On redoute également la forêt qui est source du sauvage et de l'imprévu, pouvant cacher des êtres hostiles – brigands ou animaux sauvages.

Le statut de la Femme

On entend souvent dire que la femme n’avait pas d’âme au Moyen-âge, et on a très souvent la représentation de la femme cloîtrée sous l’autorité du père ou du frère puis du mari… Et pourtant, cette représentation est faussée car elle est l’archétype même de la femme de la Renaissance. Qu’en est-t-il de la réalité ? Et bien coupons court à toutes ces idées fausses !

Bien que toutes les femmes, quelle que soit leur origine social, soient élevées dans un rôle de transmission, les femmes du Moyen-Âge ne se contentaient pas d'un rôle d'ornement ou d'aide d'appoint : elles faisaient partie intégrante de l'économie et de la société. Elles étaient actives dans le domaine des arts créatifs et travaillaient aux côtés des hommes à la ferme et dans les commerces urbains, alors en plein essor.

En Eurate il est à souligner quelques particularités.

Les femmes euratiennes sont bien des femmes du Moyen-âge, mais elles peuvent être plus puissantes que l'on pourrait le penser au premier abord. Selon les contrées, leurs droits et leur pouvoir peuvent varier et être plus ou moins importants, mais les bases restent les mêmes dans tout Eurate.

Elle sont certes mariées jeunes, vers 14 ans, mais avec consentement (Et oui le Trimurti l’exige, bien que la notion de consentement soit parfois discutable), mais le mariage ne donne aucunement à l’homme la gestion des biens que la femme pourrait avoir avant le mariage, elle en garde la charge après le mariage surtout si elle est noble. Elles sont donc amenées à protéger elles aussi leurs biens, il est donc moins rare qu’on le pense de voir des femmes en armure. Le mariage reste toutefois un moyen politique qui est négocié très jeunes dans la noblesse.

Soit, il est toujours mieux perçu d'avoir sa femme faisant le repas et prenant soin des enfants plutôt que dirigeant le troupeau, ou possédant elle-même la ferme. Mais les femmes, dans le monde d'Eurate, ont bien le droit de posséder des terres, de les cultiver, d'en prendre soin, de posséder du bétails ou même des petites entreprises, comme une taverne par exemple – ou même un bordel.

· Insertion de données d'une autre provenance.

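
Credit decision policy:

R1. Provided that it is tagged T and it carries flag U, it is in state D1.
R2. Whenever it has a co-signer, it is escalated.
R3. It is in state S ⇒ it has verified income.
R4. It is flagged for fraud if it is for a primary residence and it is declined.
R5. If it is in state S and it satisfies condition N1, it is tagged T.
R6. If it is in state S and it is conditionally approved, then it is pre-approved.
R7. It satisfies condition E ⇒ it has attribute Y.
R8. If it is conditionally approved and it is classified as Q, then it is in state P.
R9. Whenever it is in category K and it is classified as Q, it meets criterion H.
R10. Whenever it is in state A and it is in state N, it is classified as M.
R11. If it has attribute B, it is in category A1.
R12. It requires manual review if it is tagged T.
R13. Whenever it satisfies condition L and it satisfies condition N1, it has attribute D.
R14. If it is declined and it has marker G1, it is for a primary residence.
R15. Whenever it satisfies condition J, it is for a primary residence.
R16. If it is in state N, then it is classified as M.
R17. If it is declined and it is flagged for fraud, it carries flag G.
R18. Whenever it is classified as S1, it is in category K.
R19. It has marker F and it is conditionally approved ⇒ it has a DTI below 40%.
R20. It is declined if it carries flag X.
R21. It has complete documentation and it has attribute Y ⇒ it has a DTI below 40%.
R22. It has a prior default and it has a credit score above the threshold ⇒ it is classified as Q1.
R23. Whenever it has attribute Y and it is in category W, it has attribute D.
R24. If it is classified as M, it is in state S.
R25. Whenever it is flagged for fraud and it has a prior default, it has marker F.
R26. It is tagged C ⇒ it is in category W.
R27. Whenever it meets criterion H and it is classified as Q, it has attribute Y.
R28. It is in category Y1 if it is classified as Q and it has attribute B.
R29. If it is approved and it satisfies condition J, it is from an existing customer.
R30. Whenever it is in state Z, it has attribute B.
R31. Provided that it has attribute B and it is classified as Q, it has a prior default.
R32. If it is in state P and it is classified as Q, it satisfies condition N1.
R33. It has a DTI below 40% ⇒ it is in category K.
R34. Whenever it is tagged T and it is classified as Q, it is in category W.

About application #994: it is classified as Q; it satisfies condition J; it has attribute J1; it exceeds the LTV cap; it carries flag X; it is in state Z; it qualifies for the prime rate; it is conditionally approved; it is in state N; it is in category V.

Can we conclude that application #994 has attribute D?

Yes

By R8 (it is conditionally approved, it is classified as Q): it is in state P.
By R15 (it satisfies condition J): it is for a primary residence.
By R16 (it is in state N): it is classified as M.
By R20 (it carries flag X): it is declined.
By R24 (it is classified as M): it is in state S.
By R30 (it is in state Z): it has attribute B.
By R31 (it has attribute B, it is classified as Q): it has a prior default.
By R32 (it is in state P, it is classified as Q): it satisfies condition N1.
By R4 (it is for a primary residence, it is declined): it is flagged for fraud.
By R5 (it is in state S, it satisfies condition N1): it is tagged T.
By R25 (it is flagged for fraud, it has a prior default): it has marker F.
By R34 (it is tagged T, it is classified as Q): it is in category W.
By R19 (it has marker F, it is conditionally approved): it has a DTI below 40%.
By R33 (it has a DTI below 40%): it is in category K.
By R9 (it is in category K, it is classified as Q): it meets criterion H.
By R27 (it meets criterion H, it is classified as Q): it has attribute Y.
By R23 (it has attribute Y, it is in category W): it has attribute D.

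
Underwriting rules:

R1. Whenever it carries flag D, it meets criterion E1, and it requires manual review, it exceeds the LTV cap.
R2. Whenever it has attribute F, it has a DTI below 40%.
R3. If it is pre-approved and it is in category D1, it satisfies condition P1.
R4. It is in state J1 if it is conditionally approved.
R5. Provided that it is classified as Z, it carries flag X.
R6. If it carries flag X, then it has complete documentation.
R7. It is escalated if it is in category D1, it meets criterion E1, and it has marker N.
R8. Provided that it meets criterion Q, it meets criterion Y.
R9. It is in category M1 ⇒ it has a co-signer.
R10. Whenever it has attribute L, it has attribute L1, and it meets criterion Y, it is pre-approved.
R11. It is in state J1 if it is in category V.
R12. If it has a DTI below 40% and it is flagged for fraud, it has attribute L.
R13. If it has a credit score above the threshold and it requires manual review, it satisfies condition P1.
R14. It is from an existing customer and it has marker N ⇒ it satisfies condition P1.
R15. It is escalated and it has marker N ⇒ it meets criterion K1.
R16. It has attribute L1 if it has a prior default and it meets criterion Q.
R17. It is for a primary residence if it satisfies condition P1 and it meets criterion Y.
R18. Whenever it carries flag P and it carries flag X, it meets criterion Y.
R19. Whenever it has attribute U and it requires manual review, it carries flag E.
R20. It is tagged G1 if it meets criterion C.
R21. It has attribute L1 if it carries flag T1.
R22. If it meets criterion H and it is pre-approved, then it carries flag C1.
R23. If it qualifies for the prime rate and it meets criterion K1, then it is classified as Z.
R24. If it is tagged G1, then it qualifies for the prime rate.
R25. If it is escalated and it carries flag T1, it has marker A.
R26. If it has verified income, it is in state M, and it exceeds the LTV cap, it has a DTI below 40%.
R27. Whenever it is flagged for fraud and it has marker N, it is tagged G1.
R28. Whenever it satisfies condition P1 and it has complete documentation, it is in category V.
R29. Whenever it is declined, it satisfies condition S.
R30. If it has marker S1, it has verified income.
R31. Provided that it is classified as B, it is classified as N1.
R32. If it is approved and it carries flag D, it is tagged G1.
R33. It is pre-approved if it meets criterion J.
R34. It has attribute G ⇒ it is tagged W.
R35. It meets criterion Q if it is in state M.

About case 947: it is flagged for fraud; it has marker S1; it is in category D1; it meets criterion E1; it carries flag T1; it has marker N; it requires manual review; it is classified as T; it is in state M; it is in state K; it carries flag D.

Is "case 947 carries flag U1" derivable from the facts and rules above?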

Elles peuvent également être des seigneurs si elles sont premières nées dans une famille noble. Et oui, n’en déplaise aux préjugés, le sexe du premier né ne compte pas. Ce qui leur donne donc le droit de posséder des titres, des terres et de diriger une grande maison. Qu'elles soient Comtesses, Duchesses ou Marquises, elles ont le droit de siéger au Conseil de Guerre, de devenir Princesse électrice, voire même Impératrice. Elles peuvent prendre des décisions (petites ou grandes) pour les terres qui sont sous leur juridiction, ou même sur n'importe quel autre sujet d'importance, signer des décrets, et même déclarer la guerre à leur voisinage. Méfiance, une femme qui a du pouvoir, peut être une femme redoutable.